# [SOLVED] cpuz132 service?



## falafel (Jul 18, 2009)

Event Type:	Information
Event Source:	Service Control Manager
Event Category:	None
Event ID:	7035
Date: 8/9/2009
Time: 12:21:43 AM
User: NEW-440867EEF14\New Owner
Computer:	NEW-440867EEF14
Description:
The cpuz132 service was successfully sent a start control.

For more information, see Help and Support Center at http://go.microsoft.com/fwlink/events.asp.

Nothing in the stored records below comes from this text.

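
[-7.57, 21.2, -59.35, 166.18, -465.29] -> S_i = -7.57*(-2.80)^i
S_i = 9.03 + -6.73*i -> [9.03, 2.3, -4.43, -11.16, -17.89]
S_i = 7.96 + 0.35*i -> [7.96, 8.31, 8.66, 9.01, 9.36]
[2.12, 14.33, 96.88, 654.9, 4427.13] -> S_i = 2.12*6.76^i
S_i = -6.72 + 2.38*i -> [-6.72, -4.34, -1.96, 0.42, 2.8]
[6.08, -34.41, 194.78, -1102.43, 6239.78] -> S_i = 6.08*(-5.66)^i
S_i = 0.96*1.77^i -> [0.96, 1.7, 3.01, 5.32, 9.42]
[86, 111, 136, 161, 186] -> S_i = 86 + 25*i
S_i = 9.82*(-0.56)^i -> [9.82, -5.5, 3.08, -1.72, 0.97]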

what is this? google searches reveal dubious results. searched for the term on this forum and found nothing.


----------



## tetonbob (Jan 10, 2005)

*Re: cpuz132 service?*

CPU-Z installed?

http://www.cpuid.com/cpuz.php

Just installed it, this is in my event viewer

Event Type:	Information
Event Source:	Service Control Manager
Event Category:	None
Event ID:	7035
Date: 8/9/2009
Time: 10:09:10 PM
User: XXXXXXXXXXXXXX
Computer:	XXXXXXXXXXXXXX
Description:
The cpuz132 service was successfully sent a start control.

For more information, see Help and Support Center at http://go.microsoft.com/fwlink/events.asp.


----------



## michaelbeijer (Nov 26, 2008)

Security Task Manager tells me that I have a driver called '*cpuz132*' in C:\, and gives it a rating of 76/potentially dangerous. I don't know what it is, but I suspect it appeared after installing Speccy. See here: http://forum.piriform.com/index.php?showtopic=27387 Can anyone shed some light on this? Should I remove it? Is it dangerous at all? Thanks!


----------



## Wrench97 (May 10, 2008)

CPUz is a program that assess basic motherboard info to tell you what is on your system, Models, Manufacturer names Ram speeds and timings. It's not dangerous but if you wish to you can uninstall the Speccy program.


----------